Peter Abelard (1079-1142) was a French philosopher, considered one of the greatest thinkers of the 12th century. Among his works is "Sic et Non," a list of 158 philosophical and theological questions. His teachings were controversial, and he was repeatedly charged with heresy. Even with the controversy that surrounded him at times, nothing probably prepared him for the consequences of his love affair with Heloise, a relationship destined to change his life in dramatic ways.
Heloise (1101-1164) was the niece and pride of Canon Fulbert. She was well-educated by her uncle in Paris. Abelard later writes in his "Historica Calamitatum": "Her uncle's love for her was equaled only by his desire that she should have the best education which he could possibly procure for her. Of no mean beauty, she stood out above all by reason of her abundant knowledge of letters."
Wishing to become acquainted with Heloise, Abelard persuaded Fulbert to allow him to teach Heloise. Using the pretext that his own house was a "handicap" to his studies, Abelard further moved in to the house of Heloise and her uncle. She was supposedly a great beauty, one of the most well-educated women of her time; so, perhaps it's not surprising that Abelard and she became lovers. Also, she was more than 20 years younger than Abelard... And, of course, Fulbert discovered their love, as Abelard would later write: "Oh, how great was the uncle's grief when he learned the truth, and how bitter was the sorrow of the lovers when we were forced to part!"
They were separated, but that didn't end the affair. Instead, they discovered that Heloise was pregnant... She left her uncle's house when he was not at home; and she stayed with Abelard's sister until Astrolabe was born.

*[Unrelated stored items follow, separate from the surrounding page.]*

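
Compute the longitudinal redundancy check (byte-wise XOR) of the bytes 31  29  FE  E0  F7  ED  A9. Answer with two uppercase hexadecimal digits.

XOR the bytes together:
  start with 0x31
  0x31 ⊕ 0x29 = 0x18
  0x18 ⊕ 0xFE = 0xE6
  0xE6 ⊕ 0xE0 = 0x06
  0x06 ⊕ 0xF7 = 0xF1
  0xF1 ⊕ 0xED = 0x1C
  0x1C ⊕ 0xA9 = 0xB5

B5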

Abelard asked for Fulbert's forgiveness, and permission to marry Heloise; then with Fulbert's assent, Abelard tried to persuade Heloise to marry him. In Chapter 7 of "Historia Calamitatum," Abelard wrote: "She, however, most violently disapproved of this, and for two chief reasons: the danger thereof, and the disgrace which it would bring upon me... What penalties, she said, would the world rightly demand of her if she should rob it of so shining a light!"
When she finally agreed to become Abelard's wife, Heloise told him, "Then there is no more left but this, that in our doom the sorrow yet to come shall be no less than the love we two have already known." In regard to that statement, Abelard later wrote, in his "Historica," "Nor in this, as now the whole world knows, did she lack the spirit of prophecy."
Secretly married, the couple left Astrolabe with Abelard's sister. When Heloise went to stay with the nuns at Argenteuil, her uncle and kinsmen believe Abelard had cast her off, forcing her to become a nun.
Violently incensed, they laid a plot against me, and one night while I all unsuspecting was asleep in a secret room in my lodgings, they broke in with the help of one of my servants whom they had bribed. There they had vengeance on me with a most cruel and most shameful punishment, such as astounded the whole world; for they cut off those parts of my body with which I had done that which was the cause of their sorrow.